According to European officials, there was an initial hope when the euro zone was created that market discipline and the oversight provided by organizations such as the European Commission would keep Europe’s finances from running off the rails. But the commission’s oversight proved to be weak.

Meanwhile, the declaration by the European Commission and national bank regulators that government bonds carried no “risk weight” sent a signal that bonds issued by euro-area governments were sure to be repaid.

In little more than a decade, banks in France and Germany have larded up on the bonds of Greece, Portugal, Italy and other countries whose ability to repay has been called into question — putting the banks themselves at risk.

Greece, Portugal and Ireland have sought emergency help over the past year after their borrowing costs rose to unsustainable levels. Three other nations — Spain, Italy and Belgium — are facing increased borrowing costs as well. All told, roughly half of Europe’s $9 trillion in outstanding debt is under what the IMF considers “heightened credit risk.”

Risks to banks

The threat facing European banks is especially grave because they have not set aside capital to cover losses on the bonds, prompting financial analysts to worry about the overall health of the European banking system. If governments do default, banks may not have enough capital to absorb the losses, and the failure of one or two firms could trigger a global credit meltdown, like the one caused by the failure of Wall Street investment bank Lehman Brothers in 2008.

The IMF on Wednesday examined the rising probability that bonds issued by Greece and the five other high-risk countries may not be worth their face value. The agency estimated that European banks faced roughly $400 billion in losses because of their bond holdings. That figure represents a substantial proportion of the capital that banks set aside for possible losses on all loans they have made to both public and private borrowers.

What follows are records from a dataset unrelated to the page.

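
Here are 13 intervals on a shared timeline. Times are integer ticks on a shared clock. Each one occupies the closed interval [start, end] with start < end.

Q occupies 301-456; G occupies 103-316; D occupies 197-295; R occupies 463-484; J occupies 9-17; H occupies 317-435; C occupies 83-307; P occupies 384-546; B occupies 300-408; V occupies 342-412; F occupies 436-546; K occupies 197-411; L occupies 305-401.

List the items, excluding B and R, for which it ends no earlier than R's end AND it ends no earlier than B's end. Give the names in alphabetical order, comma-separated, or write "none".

F, P

Conditions: its end is no earlier than R's end (X.end >= 484) AND its end is no earlier than B's end (X.end >= 408).
C: end 307 >= 484? ✗; end 307 >= 408? ✗ → no.
D: end 295 >= 484? ✗; end 295 >= 408? ✗ → no.
F: end 546 >= 484? ✓; end 546 >= 408? ✓ → yes.
G: end 316 >= 484? ✗; end 316 >= 408? ✗ → no.
H: end 435 >= 484? ✗; end 435 >= 408? ✓ → no.
J: end 17 >= 484? ✗; end 17 >= 408? ✗ → no.
K: end 411 >= 484? ✗; end 411 >= 408? ✓ → no.
L: end 401 >= 484? ✗; end 401 >= 408? ✗ → no.
P: end 546 >= 484? ✓; end 546 >= 408? ✓ → yes.
Q: end 456 >= 484? ✗; end 456 >= 408? ✓ → no.
V: end 412 >= 484? ✗; end 412 >= 408? ✓ → no.
Result: F, P.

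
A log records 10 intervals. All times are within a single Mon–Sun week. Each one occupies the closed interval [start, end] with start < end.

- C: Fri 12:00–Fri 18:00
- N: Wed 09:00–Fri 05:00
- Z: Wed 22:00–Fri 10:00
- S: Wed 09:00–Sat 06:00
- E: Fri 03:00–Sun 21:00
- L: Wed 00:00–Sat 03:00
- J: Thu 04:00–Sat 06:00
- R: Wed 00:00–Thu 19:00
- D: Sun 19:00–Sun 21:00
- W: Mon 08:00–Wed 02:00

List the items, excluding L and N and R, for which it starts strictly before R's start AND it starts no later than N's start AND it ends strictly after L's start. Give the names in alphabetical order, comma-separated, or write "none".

Conditions: its start is strictly before R's start (X.start < Wed 00:00) AND its start is no later than N's start (X.start <= Wed 09:00) AND its end is strictly after L's start (X.end > Wed 00:00).
C: start Fri 12:00 < Wed 00:00? ✗; start Fri 12:00 <= Wed 09:00? ✗; end Fri 18:00 > Wed 00:00? ✓ → no.
D: start Sun 19:00 < Wed 00:00? ✗; start Sun 19:00 <= Wed 09:00? ✗; end Sun 21:00 > Wed 00:00? ✓ → no.
E: start Fri 03:00 < Wed 00:00? ✗; start Fri 03:00 <= Wed 09:00? ✗; end Sun 21:00 > Wed 00:00? ✓ → no.
J: start Thu 04:00 < Wed 00:00? ✗; start Thu 04:00 <= Wed 09:00? ✗; end Sat 06:00 > Wed 00:00? ✓ → no.
S: start Wed 09:00 < Wed 00:00? ✗; start Wed 09:00 <= Wed 09:00? ✓; end Sat 06:00 > Wed 00:00? ✓ → no.
W: start Mon 08:00 < Wed 00:00? ✓; start Mon 08:00 <= Wed 09:00? ✓; end Wed 02:00 > Wed 00:00? ✓ → yes.
Z: start Wed 22:00 < Wed 00:00? ✗; start Wed 22:00 <= Wed 09:00? ✗; end Fri 10:00 > Wed 00:00? ✓ → no.
Result: W.

W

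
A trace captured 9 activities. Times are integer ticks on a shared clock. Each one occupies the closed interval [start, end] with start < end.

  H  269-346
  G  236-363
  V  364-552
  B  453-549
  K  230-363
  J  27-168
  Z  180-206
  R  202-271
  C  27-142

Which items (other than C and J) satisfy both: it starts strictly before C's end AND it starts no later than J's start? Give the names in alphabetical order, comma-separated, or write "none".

Conditions: its start is strictly before C's end (X.start < 142) AND its start is no later than J's start (X.start <= 27).
B: start 453 < 142? ✗; start 453 <= 27? ✗ → no.
G: start 236 < 142? ✗; start 236 <= 27? ✗ → no.
H: start 269 < 142? ✗; start 269 <= 27? ✗ → no.
K: start 230 < 142? ✗; start 230 <= 27? ✗ → no.
R: start 202 < 142? ✗; start 202 <= 27? ✗ → no.
V: start 364 < 142? ✗; start 364 <= 27? ✗ → no.
Z: start 180 < 142? ✗; start 180 <= 27? ✗ → no.
Result: none.

none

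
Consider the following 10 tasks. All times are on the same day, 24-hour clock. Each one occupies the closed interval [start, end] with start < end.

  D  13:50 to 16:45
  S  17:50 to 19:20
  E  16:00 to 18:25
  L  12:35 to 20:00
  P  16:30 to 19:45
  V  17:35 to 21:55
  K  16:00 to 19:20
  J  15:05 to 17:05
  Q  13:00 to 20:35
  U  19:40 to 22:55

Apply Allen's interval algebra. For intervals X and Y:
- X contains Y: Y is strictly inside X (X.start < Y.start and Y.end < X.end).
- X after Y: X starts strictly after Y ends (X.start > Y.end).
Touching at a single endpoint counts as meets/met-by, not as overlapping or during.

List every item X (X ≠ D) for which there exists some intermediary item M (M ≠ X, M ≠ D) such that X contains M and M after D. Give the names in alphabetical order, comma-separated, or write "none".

L, P, Q, V

Target D = [13:50, 16:45].
Intermediaries M with M after D: S, U, V.
Via S — items with X contains S: L, P, Q, V.
Via U — items with X contains U: none.
Via V — items with X contains V: none.
Union: L, P, Q, V.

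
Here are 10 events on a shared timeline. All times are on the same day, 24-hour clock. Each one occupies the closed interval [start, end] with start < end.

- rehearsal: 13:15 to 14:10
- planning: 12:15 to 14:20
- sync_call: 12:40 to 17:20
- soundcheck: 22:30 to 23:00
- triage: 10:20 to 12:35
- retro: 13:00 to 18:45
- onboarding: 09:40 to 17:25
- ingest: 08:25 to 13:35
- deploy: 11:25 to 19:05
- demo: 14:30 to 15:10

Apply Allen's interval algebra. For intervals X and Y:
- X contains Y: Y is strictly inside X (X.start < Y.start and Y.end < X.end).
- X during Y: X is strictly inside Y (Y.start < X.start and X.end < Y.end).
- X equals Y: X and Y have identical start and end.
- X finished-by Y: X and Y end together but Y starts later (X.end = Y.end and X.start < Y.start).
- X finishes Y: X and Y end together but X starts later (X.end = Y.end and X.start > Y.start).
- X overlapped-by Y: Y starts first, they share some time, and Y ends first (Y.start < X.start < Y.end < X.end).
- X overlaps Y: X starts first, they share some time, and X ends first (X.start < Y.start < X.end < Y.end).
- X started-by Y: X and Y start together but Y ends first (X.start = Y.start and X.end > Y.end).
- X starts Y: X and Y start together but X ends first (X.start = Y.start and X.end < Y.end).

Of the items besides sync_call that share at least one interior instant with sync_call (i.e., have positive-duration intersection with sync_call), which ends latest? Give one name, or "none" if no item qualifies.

Target sync_call = [12:40, 17:20].
demo [14:30, 15:10] → during → candidate.
deploy [11:25, 19:05] → contains → candidate.
ingest [08:25, 13:35] → overlaps → candidate.
onboarding [09:40, 17:25] → contains → candidate.
planning [12:15, 14:20] → overlaps → candidate.
rehearsal [13:15, 14:10] → during → candidate.
retro [13:00, 18:45] → overlapped-by → candidate.
soundcheck [22:30, 23:00] → after → excluded.
triage [10:20, 12:35] → before → excluded.
Among candidates, latest end is 19:05 → deploy.

deploy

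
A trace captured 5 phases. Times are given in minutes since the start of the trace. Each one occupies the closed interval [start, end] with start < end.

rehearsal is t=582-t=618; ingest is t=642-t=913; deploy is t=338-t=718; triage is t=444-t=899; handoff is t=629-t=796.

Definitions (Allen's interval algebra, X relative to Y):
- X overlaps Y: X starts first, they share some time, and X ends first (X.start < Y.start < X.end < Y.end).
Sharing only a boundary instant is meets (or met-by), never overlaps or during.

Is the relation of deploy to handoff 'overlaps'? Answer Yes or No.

Yes

deploy = [t=338, t=718], handoff = [t=629, t=796].
Actual relation of deploy to handoff: overlaps.
Asked whether 'overlaps' holds → Yes.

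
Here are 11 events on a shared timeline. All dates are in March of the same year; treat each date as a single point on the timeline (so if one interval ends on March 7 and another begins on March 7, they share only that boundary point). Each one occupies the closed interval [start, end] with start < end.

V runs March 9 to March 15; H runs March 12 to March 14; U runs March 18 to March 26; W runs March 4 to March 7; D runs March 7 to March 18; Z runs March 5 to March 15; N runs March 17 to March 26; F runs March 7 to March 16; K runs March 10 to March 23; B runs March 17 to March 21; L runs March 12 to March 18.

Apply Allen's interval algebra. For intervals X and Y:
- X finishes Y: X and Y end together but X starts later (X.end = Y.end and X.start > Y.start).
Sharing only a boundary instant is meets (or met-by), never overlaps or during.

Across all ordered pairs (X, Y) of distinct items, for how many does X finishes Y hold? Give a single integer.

3

Checking all 110 ordered pairs for relation 'finishes'; matching pairs in alphabetical order:
(L, D): L finishes D ✓
(U, N): U finishes N ✓
(V, Z): V finishes Z ✓
Count: 3.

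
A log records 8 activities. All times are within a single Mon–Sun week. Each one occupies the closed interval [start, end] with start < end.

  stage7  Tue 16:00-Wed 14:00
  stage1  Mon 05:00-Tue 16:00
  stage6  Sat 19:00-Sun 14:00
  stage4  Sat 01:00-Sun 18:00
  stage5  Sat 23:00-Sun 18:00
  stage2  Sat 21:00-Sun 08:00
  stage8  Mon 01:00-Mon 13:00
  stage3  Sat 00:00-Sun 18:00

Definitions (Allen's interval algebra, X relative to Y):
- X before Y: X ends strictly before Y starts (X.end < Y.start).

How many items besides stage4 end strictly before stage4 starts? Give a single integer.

3

Target stage4 = [Sat 01:00, Sun 18:00].
stage1 [Mon 05:00, Tue 16:00] → before → counts.
stage2 [Sat 21:00, Sun 08:00] → during → no.
stage3 [Sat 00:00, Sun 18:00] → finished-by → no.
stage5 [Sat 23:00, Sun 18:00] → finishes → no.
stage6 [Sat 19:00, Sun 14:00] → during → no.
stage7 [Tue 16:00, Wed 14:00] → before → counts.
stage8 [Mon 01:00, Mon 13:00] → before → counts.
Total: 3.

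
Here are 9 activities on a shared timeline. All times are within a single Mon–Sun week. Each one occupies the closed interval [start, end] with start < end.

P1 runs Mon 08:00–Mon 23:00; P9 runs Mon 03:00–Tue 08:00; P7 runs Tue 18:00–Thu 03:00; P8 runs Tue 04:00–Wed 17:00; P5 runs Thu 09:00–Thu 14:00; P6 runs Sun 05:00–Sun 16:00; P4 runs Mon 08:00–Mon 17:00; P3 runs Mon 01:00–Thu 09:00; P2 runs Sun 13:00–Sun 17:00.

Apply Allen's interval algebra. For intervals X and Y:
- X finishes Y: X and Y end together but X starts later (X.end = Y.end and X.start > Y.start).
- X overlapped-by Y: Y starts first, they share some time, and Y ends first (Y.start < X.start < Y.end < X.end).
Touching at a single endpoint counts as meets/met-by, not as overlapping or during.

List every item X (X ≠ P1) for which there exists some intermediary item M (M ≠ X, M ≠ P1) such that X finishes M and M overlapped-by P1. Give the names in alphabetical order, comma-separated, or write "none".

Target P1 = [Mon 08:00, Mon 23:00].
Intermediaries M with M overlapped-by P1: none.
Union: none.

none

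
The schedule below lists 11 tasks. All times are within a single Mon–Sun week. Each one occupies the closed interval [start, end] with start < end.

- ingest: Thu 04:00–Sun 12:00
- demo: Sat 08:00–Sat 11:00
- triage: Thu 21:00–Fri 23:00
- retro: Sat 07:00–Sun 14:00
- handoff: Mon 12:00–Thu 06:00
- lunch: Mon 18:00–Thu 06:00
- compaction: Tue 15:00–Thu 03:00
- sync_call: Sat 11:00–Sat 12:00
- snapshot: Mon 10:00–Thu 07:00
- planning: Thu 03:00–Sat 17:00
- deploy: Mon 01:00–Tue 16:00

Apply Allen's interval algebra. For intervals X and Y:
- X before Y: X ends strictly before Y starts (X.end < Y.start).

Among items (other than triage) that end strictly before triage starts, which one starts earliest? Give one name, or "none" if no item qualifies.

deploy

Target triage = [Thu 21:00, Fri 23:00].
compaction [Tue 15:00, Thu 03:00] → before → candidate.
demo [Sat 08:00, Sat 11:00] → after → excluded.
deploy [Mon 01:00, Tue 16:00] → before → candidate.
handoff [Mon 12:00, Thu 06:00] → before → candidate.
ingest [Thu 04:00, Sun 12:00] → contains → excluded.
lunch [Mon 18:00, Thu 06:00] → before → candidate.
planning [Thu 03:00, Sat 17:00] → contains → excluded.
retro [Sat 07:00, Sun 14:00] → after → excluded.
snapshot [Mon 10:00, Thu 07:00] → before → candidate.
sync_call [Sat 11:00, Sat 12:00] → after → excluded.
Among candidates, earliest start is Mon 01:00 → deploy.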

Europe’s debt problems are not rooted only in the risk-free rule. While cheap money was widely available, some governments were more profligate in spending than others, and not all in the euro zone have got into trouble.

The European Central Bank also played a role by keeping benchmark interest rates low, even as real estate bubbles inflated in Spain and Ireland and as Greece spent excessively on public benefits. The ECB was also willing to accept government bonds of any euro-area nation as collateral in return for making loans to banks, regardless of whether bonds were a good investment. This, in turn, gave banks even more reason to increase their demand for government bonds.

But it would be difficult politically for European regulators to start drawing distinctions that favor one European nation’s bonds over another.

“Is the European Central Bank going to say, ‘I like this bond but not that bond’? How can you do that in a currency union?” said Nicolas Veron, an analyst at the Peterson Institute for International Economics. The current policy “isn’t right, but it is not surprising they went for it.”